Oleh: Hendrasyah Putra
Saya sangat prihatin atas kejadian pemerkosaan yang dilakukan di angkutan umum dua bulan belakangan ini. Rasanya hal ini makin mencoreng citra bangsa kita di mata dunia. Wanita yang menjadi Korban utama pelecehan seksual seakan-akan derajatnya sudah lagi tidak dipandang oleh pelaku.
Bagi saya, derajat seorang wanita begitu mulia dan menurut kepercayaan yang saya anut, nama wanita disebut sebanyak tiga kali berulang-ulang sebelum nama laki-laki.
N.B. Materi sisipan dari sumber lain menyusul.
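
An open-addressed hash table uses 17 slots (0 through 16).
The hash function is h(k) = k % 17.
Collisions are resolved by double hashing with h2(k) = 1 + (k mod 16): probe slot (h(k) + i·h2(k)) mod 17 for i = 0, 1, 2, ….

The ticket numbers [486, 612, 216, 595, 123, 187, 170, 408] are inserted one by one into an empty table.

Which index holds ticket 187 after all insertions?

486: h=10 -> slot 10
612: h=0 -> slot 0
216: h=12 -> slot 12
595: h=0, h2=4, probe 0,4 -> slot 4
123: h=4, h2=12, probe 4,16 -> slot 16
187: h=0, h2=12, probe 0,12,7 -> slot 7
170: h=0, h2=11, probe 0,11 -> slot 11
408: h=0, h2=9, probe 0,9 -> slot 9
Table: [612, _, _, _, 595, _, _, 187, _, 408, 486, 170, 216, _, _, _, 123]

7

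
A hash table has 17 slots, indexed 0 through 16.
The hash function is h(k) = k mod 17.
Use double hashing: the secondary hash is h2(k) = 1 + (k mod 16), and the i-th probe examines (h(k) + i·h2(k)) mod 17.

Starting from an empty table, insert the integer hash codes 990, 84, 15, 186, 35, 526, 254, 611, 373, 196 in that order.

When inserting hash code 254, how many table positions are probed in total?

990 hashes to 4; slot 4 is free -> place at 4.
84 hashes to 16; slot 16 is free -> place at 16.
15 hashes to 15; slot 15 is free -> place at 15.
186 hashes to 16, h2=11; 16 taken -> place at 10.
35 hashes to 1; slot 1 is free -> place at 1.
526 hashes to 16, h2=15; 16 taken -> place at 14.
254 hashes to 16, h2=15; 16,14 taken -> place at 12.
611 hashes to 16, h2=4; 16 taken -> place at 3.
373 hashes to 16, h2=6; 16 taken -> place at 5.
196 hashes to 9; slot 9 is free -> place at 9.
Table: [∅, 35, ∅, 611, 990, 373, ∅, ∅, ∅, 196, 186, ∅, 254, ∅, 526, 15, 84]

3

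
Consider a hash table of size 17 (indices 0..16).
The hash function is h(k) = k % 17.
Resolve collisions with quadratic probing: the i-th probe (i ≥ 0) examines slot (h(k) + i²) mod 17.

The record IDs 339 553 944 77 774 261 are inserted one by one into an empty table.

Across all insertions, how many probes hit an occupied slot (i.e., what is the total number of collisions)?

6

339: h=16 → slot 16
553: h=9 → slot 9
944: h=9, probe 9,10 → slot 10
77: h=9, probe 9,10,13 → slot 13
774: h=9, probe 9,10,13,1 → slot 1
261: h=6 → slot 6
Table: [-, 774, -, -, -, -, 261, -, -, 553, 944, -, -, 77, -, -, 339]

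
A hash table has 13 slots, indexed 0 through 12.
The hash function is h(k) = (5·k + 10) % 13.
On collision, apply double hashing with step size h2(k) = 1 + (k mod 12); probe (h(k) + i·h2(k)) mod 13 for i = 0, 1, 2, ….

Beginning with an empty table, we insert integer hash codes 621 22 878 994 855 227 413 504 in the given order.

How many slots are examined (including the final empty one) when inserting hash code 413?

3

Insert 621: h=8, slot 8 empty → index 8.
Insert 22: h=3, slot 3 empty → index 3.
Insert 878: h=6, slot 6 empty → index 6.
Insert 994: h=1, slot 1 empty → index 1.
Insert 855: h=8, h2=4, slot 8 occupied → index 12.
Insert 227: h=1, h2=12, slot 1 occupied → index 0.
Insert 413: h=8, h2=6, slots 8,1 occupied → index 7.
Insert 504: h=8, h2=1, slot 8 occupied → index 9.
Table: [227, 994, -, 22, -, -, 878, 413, 621, 504, -, -, 855]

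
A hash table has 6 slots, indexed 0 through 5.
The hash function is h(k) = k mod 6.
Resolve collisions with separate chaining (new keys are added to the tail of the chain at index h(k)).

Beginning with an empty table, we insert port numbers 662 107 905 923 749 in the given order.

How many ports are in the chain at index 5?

662 -> bucket 2
107 -> bucket 5
905 -> bucket 5 (collision)
923 -> bucket 5 (collision)
749 -> bucket 5 (collision)
Final buckets:
0: ∅
1: ∅
2: 662
3: ∅
4: ∅
5: 107 -> 905 -> 923 -> 749

4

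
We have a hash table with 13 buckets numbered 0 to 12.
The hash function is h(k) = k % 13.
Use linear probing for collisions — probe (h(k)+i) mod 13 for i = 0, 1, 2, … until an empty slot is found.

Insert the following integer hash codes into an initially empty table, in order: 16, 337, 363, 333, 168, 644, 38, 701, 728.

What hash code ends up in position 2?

Insert 16: h=3, slot 3 empty => index 3.
Insert 337: h=12, slot 12 empty => index 12.
Insert 363: h=12, slot 12 occupied => index 0.
Insert 333: h=8, slot 8 empty => index 8.
Insert 168: h=12, slots 12,0 occupied => index 1.
Insert 644: h=7, slot 7 empty => index 7.
Insert 38: h=12, slots 12,0,1 occupied => index 2.
Insert 701: h=12, slots 12,0,1,2,3 occupied => index 4.
Insert 728: h=0, slots 0,1,2,3,4 occupied => index 5.
Table: [363, 168, 38, 16, 701, 728, -, 644, 333, -, -, -, 337]

38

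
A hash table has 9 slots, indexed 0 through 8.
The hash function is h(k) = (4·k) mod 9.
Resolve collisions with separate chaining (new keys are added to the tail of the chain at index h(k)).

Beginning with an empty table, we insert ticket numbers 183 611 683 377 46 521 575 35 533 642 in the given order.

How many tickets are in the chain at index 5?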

Aksi keji yang dilakukan oleh oknum laki-laki ini memang menyulut kemarahan masyarakat. Hal ini terbukti dengan munculnya aksi demontrasi yang dilakukan oleh sekelompok wanita pada beberapa waktu yang lalu di bundaran HI Jakarta. Aksi demontrasi itu sendiri bertemakan ”jangan salahkan rok mini” (www.forum.kompas.com 19/09/11 ).
Disisi lain memang aksi ini juga tersulut oleh pernyataan Gubernur DKI yang mengatakan bahwa tindakan pelecehan seksual itu terjadi karena korban mengenakan rok mini yang memancing terjadinya pelecehan seksual tersebut.
Ketika membaca pemberitaan tersebut, ada hal yang janggal ketika salah satu isi pemberitaan tersebut menceritakan kegiatan para demontran. Berikut saya petik beberapa aksi yang termuat dalam pemberitaan tersebut; ”Spanduk besar yang dibawa bertuliskan 'Jangan salahkan baju kami. Hukum si pemerkosa'. Poster yang diusung antara lain bertuliskan 'My rok is my right' dan 'Don't tell us how to dress. Tell them not to rape'. salah seorang orator juga berteriak "Jangan salahkan rok mini kami. Salahkan otaknya," dan ada juga peserta yang ikut ber teriak "Yang mini bukan rok kami tapi otak kalian.”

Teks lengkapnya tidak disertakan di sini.